Interessant in diesem Zusammenhang waren die Ansichten einiger Verlage, die als Vermittler eine gewisse Rolle im Wikileaks-Spiel einnahmen und dabei etliche journalistische Standards außer Acht ließen: die Sicherstellung der Echtheit von Informationen, die Prüfung von Quellen und Fakten, die Berücksichtigung des öffentlichen Interesses. Die eigentliche Nachricht ging verloren. Die Medien beteiligten sich vielmehr an Klatsch und Tratsch.
Eine große Tragweite hatte auch folgender Fall aus den Vereinigten Staaten: In seinem Blog Regret the Error zeigt Craig Silverman, dass auch kleine journalistische Fehltritte große Auswirkungen haben können. „Fehler des Jahres 2010“ war für ihn der Artikelklau der amerikanischen Kochzeitschrift Cooks Source.

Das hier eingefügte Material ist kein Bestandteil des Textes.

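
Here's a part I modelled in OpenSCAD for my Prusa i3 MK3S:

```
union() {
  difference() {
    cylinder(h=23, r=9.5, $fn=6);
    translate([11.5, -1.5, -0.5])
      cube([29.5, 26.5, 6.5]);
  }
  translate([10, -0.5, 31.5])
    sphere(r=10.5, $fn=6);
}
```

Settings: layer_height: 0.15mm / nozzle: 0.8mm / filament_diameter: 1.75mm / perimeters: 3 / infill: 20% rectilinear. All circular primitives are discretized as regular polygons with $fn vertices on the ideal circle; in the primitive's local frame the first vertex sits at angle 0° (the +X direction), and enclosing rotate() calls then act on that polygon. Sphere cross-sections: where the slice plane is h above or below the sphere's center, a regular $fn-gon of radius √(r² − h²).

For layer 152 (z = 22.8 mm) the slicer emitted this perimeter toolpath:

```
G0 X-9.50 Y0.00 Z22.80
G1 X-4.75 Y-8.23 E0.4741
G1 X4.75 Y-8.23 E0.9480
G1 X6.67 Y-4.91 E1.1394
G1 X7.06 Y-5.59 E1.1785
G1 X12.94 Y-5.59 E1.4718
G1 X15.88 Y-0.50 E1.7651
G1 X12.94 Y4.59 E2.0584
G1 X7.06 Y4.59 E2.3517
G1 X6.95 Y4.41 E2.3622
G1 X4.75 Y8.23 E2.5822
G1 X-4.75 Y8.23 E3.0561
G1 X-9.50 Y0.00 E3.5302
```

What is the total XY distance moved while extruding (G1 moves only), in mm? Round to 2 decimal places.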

Was steckt hinter dem Kochartikel-Diebstahl? Die freie Autorin Monica Gaudio erhielt im Oktober vergangenen Jahres eine interessante Information einer Bekannten: Sie teilte ihrer Freundin mit, dass sie ihren Artikel über die amerikanische Back-Tradition des Apfelkuchens auf der Webseite vonCooks Source gelesen habe – obwohl Gaudio diesen Artikel gar nicht bei Cooks Source eingereicht hatte.
Gaudio hatte ihre Story über amerikanische Apfelkuchen vor einigen Jahren auf ihrer eigenen Website veröffentlicht – und mit einer Urheberrechtserklärung versehen. Cooks Source übernahm den Artikel, ohne die Verfasserin darüber zu informieren. Die Autorin war sauer und beschwerte sich bei Judith Griggs, einer Redakteurin der Kochzeitschrift. Die Antwort, die sie per E-Mail erhielt, gilt seitdem im anglo-amerikanischen Sprachraum als legendär:
„Also wirklich, Monica, Inhalte im Internet sind doch ein öffentliches Gut und Du solltest froh sein, dass wir Deinen Artikel nicht einfach abgekupfert und einen anderen Namen drunter gesetzt haben!“
Die Mail ging noch weiter: “aber Du solltest wissen, dass wir Deinen Artikel noch ziemlich redigieren mussten… Wir haben da noch viel Arbeit rein gesteckt, Du solltest mich eigentlich dafür bezahlen! Ich gebe jungen Autoren immer gern Ratschläge und redigiere auch gern ihre schlechten Artikel – dafür schreiben sie für mich immer gratis!“
Die Autorin machten den Briefwechsel im Internet öffentlich – damit schwappte eine Beschwerdeflut erzürnter Leser in die Redaktion: Cooks Source wurde mit E-Mails und Anrufen bombardiert; auch Anzeigekunden zogen ihre Inserate zurück. Außerdem haben bedeutende US-Medien wie die Los Angeles Times, die Washington Post oder Forbes die Geschichte vom geklauten digitalen Apfelkuchen erzählt.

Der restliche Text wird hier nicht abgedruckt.